Using DSD is not really related to this much, it is more related to other aspects. Only notable time domain aspect of DSD is when the source content is also DSD, because then you don't really have much frequency domain band limiting which means that you avoid most of time domain effects of that frequency domain band limiting.
Longer impulse response is result of more taps, which gives you a have sharper cut-off in frequency domain. So yes time domain response suffers from length of "ringing" or "settling time" (which MQA calls "blur") perspective. It is same with analog filters too, there you just talk about order or Q of the filter instead of length/taps.
However, you cannot make that aspect of time domain performance better by making the filter shorter (less taps) forever, because at some point it begins to roll-off frequency response early which in turn slows down transients and thus making time domain response worse again (MQA being one prime example of such). Overdoing this "settling time" aspect also leads to more images/aliasing - less accurate reconstruction.
If we consider time domain performance as whole and talk about "transient response" or "step response" we note that it has two aspects.
Settling time (amount of ringing, related to Gibbs phenomenon)
Steepness/slope of the rise
Location/timing and shape of transient
If you try to improve (1) too much, then (2,3) suffers, or vice versa. Bound of (2) is ultimately defined by the sampling rate - fs/2 (Nyquist) frequency. We need to remember from the Gibbs/Fourier series that steepness of the step is defined by number of harmonics included in the series and accuracy of their relative levels. Lowest sampling rate involved defines how many harmonics can be included, but filter responses (both digital and analog) define correctness of the relative levels and possible limitations to the steepness/timing.
When MQA talks about time domain performance they talk about (1), while when Chord talks about time domain performance they talk about (2,3). And then they take things to the extremes.
Also if you overdo (1), the reconstruction accuracy also suffers due to severe images/aliasing and you instead just get a lot of distortion (MQA being example). If you overdo (2,3) you have transients that never settle.
"xtr" and "ext2" are still quite far from the "mega" filters. I've been putting a lot of effort in making filters that optimize all aspects, from all three time domain perspectives as well as frequency domain perspective, by using some nice math tricks. Then you can choose different weightings on these aspects with filter selection. But also all extreme approaches are supported (well, for DSD upsampling some "filter" choices like polynomial are not available at the moment).

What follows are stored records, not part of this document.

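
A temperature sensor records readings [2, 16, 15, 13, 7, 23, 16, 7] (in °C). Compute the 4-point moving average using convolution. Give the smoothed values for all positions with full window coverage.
4-point moving average kernel = [1, 1, 1, 1]. Apply in 'valid' mode (full window coverage): avg[0] = (2 + 16 + 15 + 13) / 4 = 11.5; avg[1] = (16 + 15 + 13 + 7) / 4 = 12.75; avg[2] = (15 + 13 + 7 + 23) / 4 = 14.5; avg[3] = (13 + 7 + 23 + 16) / 4 = 14.75; avg[4] = (7 + 23 + 16 + 7) / 4 = 13.25. Smoothed values: [11.5, 12.75, 14.5, 14.75, 13.25]

[11.5, 12.75, 14.5, 14.75, 13.25]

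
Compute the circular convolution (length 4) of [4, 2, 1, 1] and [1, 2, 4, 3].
Use y[k] = Σ_j x[j]·h[(k-j) mod 4]. y[0] = 4×1 + 2×3 + 1×4 + 1×2 = 16; y[1] = 4×2 + 2×1 + 1×3 + 1×4 = 17; y[2] = 4×4 + 2×2 + 1×1 + 1×3 = 24; y[3] = 4×3 + 2×4 + 1×2 + 1×1 = 23. Result: [16, 17, 24, 23]

[16, 17, 24, 23]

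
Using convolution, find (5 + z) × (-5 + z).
Ascending coefficients: a = [5, 1], b = [-5, 1]. c[0] = 5×-5 = -25; c[1] = 5×1 + 1×-5 = 0; c[2] = 1×1 = 1. Result coefficients: [-25, 0, 1] → -25 + z^2

-25 + z^2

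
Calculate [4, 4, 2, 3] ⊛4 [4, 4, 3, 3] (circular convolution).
Use y[k] = Σ_j x[j]·h[(k-j) mod 4]. y[0] = 4×4 + 4×3 + 2×3 + 3×4 = 46; y[1] = 4×4 + 4×4 + 2×3 + 3×3 = 47; y[2] = 4×3 + 4×4 + 2×4 + 3×3 = 45; y[3] = 4×3 + 4×3 + 2×4 + 3×4 = 44. Result: [46, 47, 45, 44]

[46, 47, 45, 44]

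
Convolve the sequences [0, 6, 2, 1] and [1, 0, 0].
y[0] = 0×1 = 0; y[1] = 0×0 + 6×1 = 6; y[2] = 0×0 + 6×0 + 2×1 = 2; y[3] = 6×0 + 2×0 + 1×1 = 1; y[4] = 2×0 + 1×0 = 0; y[5] = 1×0 = 0

[0, 6, 2, 1, 0, 0]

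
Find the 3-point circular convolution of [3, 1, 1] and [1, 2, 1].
Use y[k] = Σ_j a[j]·b[(k-j) mod 3]. y[0] = 3×1 + 1×1 + 1×2 = 6; y[1] = 3×2 + 1×1 + 1×1 = 8; y[2] = 3×1 + 1×2 + 1×1 = 6. Result: [6, 8, 6]

[6, 8, 6]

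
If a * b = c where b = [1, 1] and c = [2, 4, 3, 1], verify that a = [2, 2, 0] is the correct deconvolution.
Forward-compute [2, 2, 0] * [1, 1]: c[0] = 2×1 = 2; c[1] = 2×1 + 2×1 = 4; c[2] = 2×1 + 0×1 = 2; c[3] = 0×1 = 0 → [2, 4, 2, 0]. Does not match given c = [2, 4, 3, 1].

Not verified. [2, 2, 0] * [1, 1] = [2, 4, 2, 0], which differs from [2, 4, 3, 1] at index 2.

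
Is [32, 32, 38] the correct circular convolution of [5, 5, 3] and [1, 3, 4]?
Recompute circular convolution of [5, 5, 3] and [1, 3, 4]: y[0] = 5×1 + 5×4 + 3×3 = 34; y[1] = 5×3 + 5×1 + 3×4 = 32; y[2] = 5×4 + 5×3 + 3×1 = 38 → [34, 32, 38]. Compare to given [32, 32, 38]: they differ at index 0: given 32, correct 34, so answer: No

No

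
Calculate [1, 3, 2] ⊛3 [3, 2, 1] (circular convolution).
Use y[k] = Σ_j s[j]·t[(k-j) mod 3]. y[0] = 1×3 + 3×1 + 2×2 = 10; y[1] = 1×2 + 3×3 + 2×1 = 13; y[2] = 1×1 + 3×2 + 2×3 = 13. Result: [10, 13, 13]

[10, 13, 13]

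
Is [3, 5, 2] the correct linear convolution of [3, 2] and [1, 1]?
Recompute linear convolution of [3, 2] and [1, 1]: y[0] = 3×1 = 3; y[1] = 3×1 + 2×1 = 5; y[2] = 2×1 = 2 → [3, 5, 2]. Given [3, 5, 2] matches, so answer: Yes

Yes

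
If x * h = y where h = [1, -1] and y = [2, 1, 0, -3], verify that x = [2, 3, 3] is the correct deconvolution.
Forward-compute [2, 3, 3] * [1, -1]: y[0] = 2×1 = 2; y[1] = 2×-1 + 3×1 = 1; y[2] = 3×-1 + 3×1 = 0; y[3] = 3×-1 = -3 → [2, 1, 0, -3]. Matches given y = [2, 1, 0, -3], so verified.

Verified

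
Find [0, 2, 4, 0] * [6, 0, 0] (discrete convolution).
y[0] = 0×6 = 0; y[1] = 0×0 + 2×6 = 12; y[2] = 0×0 + 2×0 + 4×6 = 24; y[3] = 2×0 + 4×0 + 0×6 = 0; y[4] = 4×0 + 0×0 = 0; y[5] = 0×0 = 0

[0, 12, 24, 0, 0, 0]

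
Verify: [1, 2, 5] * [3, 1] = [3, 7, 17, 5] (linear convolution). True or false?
Recompute linear convolution of [1, 2, 5] and [3, 1]: y[0] = 1×3 = 3; y[1] = 1×1 + 2×3 = 7; y[2] = 2×1 + 5×3 = 17; y[3] = 5×1 = 5 → [3, 7, 17, 5]. Given [3, 7, 17, 5] matches, so answer: Yes

Yes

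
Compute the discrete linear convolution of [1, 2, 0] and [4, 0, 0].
y[0] = 1×4 = 4; y[1] = 1×0 + 2×4 = 8; y[2] = 1×0 + 2×0 + 0×4 = 0; y[3] = 2×0 + 0×0 = 0; y[4] = 0×0 = 0

[4, 8, 0, 0, 0]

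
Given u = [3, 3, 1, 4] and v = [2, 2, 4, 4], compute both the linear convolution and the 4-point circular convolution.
Linear: y_lin[0] = 3×2 = 6; y_lin[1] = 3×2 + 3×2 = 12; y_lin[2] = 3×4 + 3×2 + 1×2 = 20; y_lin[3] = 3×4 + 3×4 + 1×2 + 4×2 = 34; y_lin[4] = 3×4 + 1×4 + 4×2 = 24; y_lin[5] = 1×4 + 4×4 = 20; y_lin[6] = 4×4 = 16 → [6, 12, 20, 34, 24, 20, 16]. Circular (length 4): y[0] = 3×2 + 3×4 + 1×4 + 4×2 = 30; y[1] = 3×2 + 3×2 + 1×4 + 4×4 = 32; y[2] = 3×4 + 3×2 + 1×2 + 4×4 = 36; y[3] = 3×4 + 3×4 + 1×2 + 4×2 = 34 → [30, 32, 36, 34]

Linear: [6, 12, 20, 34, 24, 20, 16], Circular: [30, 32, 36, 34]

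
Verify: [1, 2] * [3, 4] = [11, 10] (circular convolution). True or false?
Recompute circular convolution of [1, 2] and [3, 4]: y[0] = 1×3 + 2×4 = 11; y[1] = 1×4 + 2×3 = 10 → [11, 10]. Given [11, 10] matches, so answer: Yes

Yes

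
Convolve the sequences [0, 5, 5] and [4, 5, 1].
y[0] = 0×4 = 0; y[1] = 0×5 + 5×4 = 20; y[2] = 0×1 + 5×5 + 5×4 = 45; y[3] = 5×1 + 5×5 = 30; y[4] = 5×1 = 5

[0, 20, 45, 30, 5]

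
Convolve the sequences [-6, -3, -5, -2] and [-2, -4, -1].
y[0] = -6×-2 = 12; y[1] = -6×-4 + -3×-2 = 30; y[2] = -6×-1 + -3×-4 + -5×-2 = 28; y[3] = -3×-1 + -5×-4 + -2×-2 = 27; y[4] = -5×-1 + -2×-4 = 13; y[5] = -2×-1 = 2

[12, 30, 28, 27, 13, 2]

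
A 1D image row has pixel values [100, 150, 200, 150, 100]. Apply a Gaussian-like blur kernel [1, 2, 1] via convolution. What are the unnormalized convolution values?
Convolve image row [100, 150, 200, 150, 100] with kernel [1, 2, 1]: y[0] = 100×1 = 100; y[1] = 100×2 + 150×1 = 350; y[2] = 100×1 + 150×2 + 200×1 = 600; y[3] = 150×1 + 200×2 + 150×1 = 700; y[4] = 200×1 + 150×2 + 100×1 = 600; y[5] = 150×1 + 100×2 = 350; y[6] = 100×1 = 100 → [100, 350, 600, 700, 600, 350, 100]. Normalization factor = sum(kernel) = 4.

[100, 350, 600, 700, 600, 350, 100]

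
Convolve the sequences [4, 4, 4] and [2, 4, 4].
y[0] = 4×2 = 8; y[1] = 4×4 + 4×2 = 24; y[2] = 4×4 + 4×4 + 4×2 = 40; y[3] = 4×4 + 4×4 = 32; y[4] = 4×4 = 16

[8, 24, 40, 32, 16]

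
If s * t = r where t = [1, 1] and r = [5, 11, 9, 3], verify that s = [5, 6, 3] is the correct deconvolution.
Forward-compute [5, 6, 3] * [1, 1]: r[0] = 5×1 = 5; r[1] = 5×1 + 6×1 = 11; r[2] = 6×1 + 3×1 = 9; r[3] = 3×1 = 3 → [5, 11, 9, 3]. Matches given r = [5, 11, 9, 3], so verified.

Verified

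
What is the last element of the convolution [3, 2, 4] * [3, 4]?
Use y[k] = Σ_i a[i]·b[k-i] at k=3. y[3] = 4×4 = 16

16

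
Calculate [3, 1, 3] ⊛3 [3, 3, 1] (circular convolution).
Use y[k] = Σ_j x[j]·h[(k-j) mod 3]. y[0] = 3×3 + 1×1 + 3×3 = 19; y[1] = 3×3 + 1×3 + 3×1 = 15; y[2] = 3×1 + 1×3 + 3×3 = 15. Result: [19, 15, 15]

[19, 15, 15]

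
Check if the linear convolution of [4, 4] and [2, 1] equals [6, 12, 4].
Recompute linear convolution of [4, 4] and [2, 1]: y[0] = 4×2 = 8; y[1] = 4×1 + 4×2 = 12; y[2] = 4×1 = 4 → [8, 12, 4]. Compare to given [6, 12, 4]: they differ at index 0: given 6, correct 8, so answer: No

No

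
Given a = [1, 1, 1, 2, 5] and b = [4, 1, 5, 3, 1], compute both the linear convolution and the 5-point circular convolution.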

I also want to strongly emphasize, that in any case, for recorded content (instead generated test signals), you always have effect of the ADC filters included in the source data. Or if it was recorded in hires and converted to RedBook for distribution in software, that software converter's digital filter fingerprint. Using non-apodizing (like closed-form) or all-pass digital "filter" just means that the source's digital filter fingerprint is passed through. So even if your playback filter wouldn't "ring", the source data already contains "ringing" from the production phase. To deal with this aspect of source data, apodizing filters were created. In recorded material, you won't find test signal -like pulses or transients because they have already passed some filters.
Also note that the filter "rings" only when it is limiting spectrum of the signal. If you have hires recording where sampling rate is high enough that no signal harmonics are reaching the beginning of filter's transition band (start of roll-off), the filter doesn't "ring". For example with MQA, it's filters begin to roll-off already around 30 kHz for 96 kHz sampling rate (48 kHz Nyquist), so their filters are much more likely to begin "ringing" than steeper filter with cut-off starting somewhere around 47 kHz. Because content is much more likely to have stronger harmonic at 30 kHz than at 47 kHz. In addition, it also means that slope/steepness of the rise is severely affected because of lower corner frequency (less harmonics included and their relative levels affected more).